There is one intentional difference in behaviour: if a plugin has metadata but it is all filtered out when conditions are evaluated, getting its metadata returns None
instead of a name-only PluginMetadata object.
LOOT is a plugin load order optimisation tool for Starfield, TES III: Morrowind, TES IV: Oblivion, TES IV: Oblivion Remastered, TES V: Skyrim, TES V: Skyrim Special Edition, TES V: Skyrim VR, Fallout 3, Fallout: New Vegas, Fallout 4, Fallout 4 VR and OpenMW. It is designed to assist mod users in avoiding detrimental conflicts, by automatically calculating a load order that satisfies all plugin dependencies and maximises each plugin's impact on the user's game.
LOOT also provides some load order error checking, including checks for requirements, incompatibilities and cyclic dependencies. In addition, it provides a large number of plugin-specific usage notes, bug warnings and Bash Tag suggestions.
libloot provides access to LOOT's metadata and sorting functionality, and the LOOT application is built using it.
libloot's core is written in Rust, and C++, Python and Node.js wrappers can be found in the cpp
, python
and nodejs
subdirectories respectively.
Releases are hosted on GitHub.
Snapshot builds are available as artifacts from GitHub Actions runs, though they are only kept for 90 days and can only be downloaded when logged into a GitHub account. To mitigate these restrictions, snapshot build artifacts include a GPG signature that can be verified using the public key hosted here, which means it's possible to re-upload the artifacts elsewhere and still prove their authenticity.

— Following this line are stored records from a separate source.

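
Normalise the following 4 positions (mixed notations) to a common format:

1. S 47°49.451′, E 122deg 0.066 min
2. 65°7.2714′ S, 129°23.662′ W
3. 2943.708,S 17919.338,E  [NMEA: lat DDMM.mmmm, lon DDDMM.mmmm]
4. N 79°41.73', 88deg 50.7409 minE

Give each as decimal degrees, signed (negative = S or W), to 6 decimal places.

1. -47.824183, 122.001100
2. -65.121190, -129.394367
3. -29.728467, 179.322300
4. 79.695500, 88.845682

Point 1:
  Latitude: 47 + 49.451/60 = 47.8241833
  S → negative
  Lon: 122 + 0.066/60 = 122.0011000
  E ⇒ keep positive
Point 2:
  Latitude: 7.2714′ = 0.121190°; total 65.1211900
  S → negative
  Lon: 129 + 23.662/60 = 129.3943667
  W → negative
Point 3:
  φ: split at 2 digits → 29° and 43.708′; 29 + 43.708/60 = 29.7284667
  S ⇒ negate
  Longitude: split at 3 digits → 179° and 19.338′; 179 + 19.338/60 = 179.3223000
  E ⇒ keep positive
Point 4:
  Lat: 41.73′ = 0.695500°; total 79.6955000
  N ⇒ keep positive
  Lon: 88 + 50.7409/60 = 88.8456817
  E → positive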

The snapshot build artifacts are named like so:
libloot-<last tag>-<revisions since tag>-g<short revision ID>_<branch>-<platform>.<file extension>
Make sure you have Rust installed.
To build the library, set the LIBLOOT_REVISION
env var and then run Cargo.
Using PowerShell:
$env:LIBLOOT_REVISION = git rev-parse --short HEAD
cargo build --release
Using a POSIX shell:
export LIBLOOT_REVISION=$(git rev-parse --short HEAD)
cargo build --release
LIBLOOT_REVISION
is used to embed the commit hash into the build, if it's not defined then unknown
will be used instead.
Before running the tests, first extract the testing-plugins archive to this readme's directory (so that there's a testing-plugins
directory there).
To do that using curl
and tar
in a POSIX shell:
curl -sSfL https://github.com/Ortham/testing-plugins/archive/refs/tags/1.6.2.tar.gz | tar -xz --strip=1 --one-top-level=testing-plugins
To do that in PowerShell:
Invoke-WebRequest https://github.com/Ortham/testing-plugins/archive/refs/tags/1.6.2.zip -OutFile testing-plugins-1.6.2.zip
Expand-Archive testing-plugins-1.6.2.zip .
Move-Item testing-plugins-1.6.2 testing-plugins
Remove-Item testing-plugins-1.6.2.zip
The tests can then be run using:
cargo test
The API documentation can be built and viewed using:
cargo doc --open
The C++ wrapper also has more general documentation.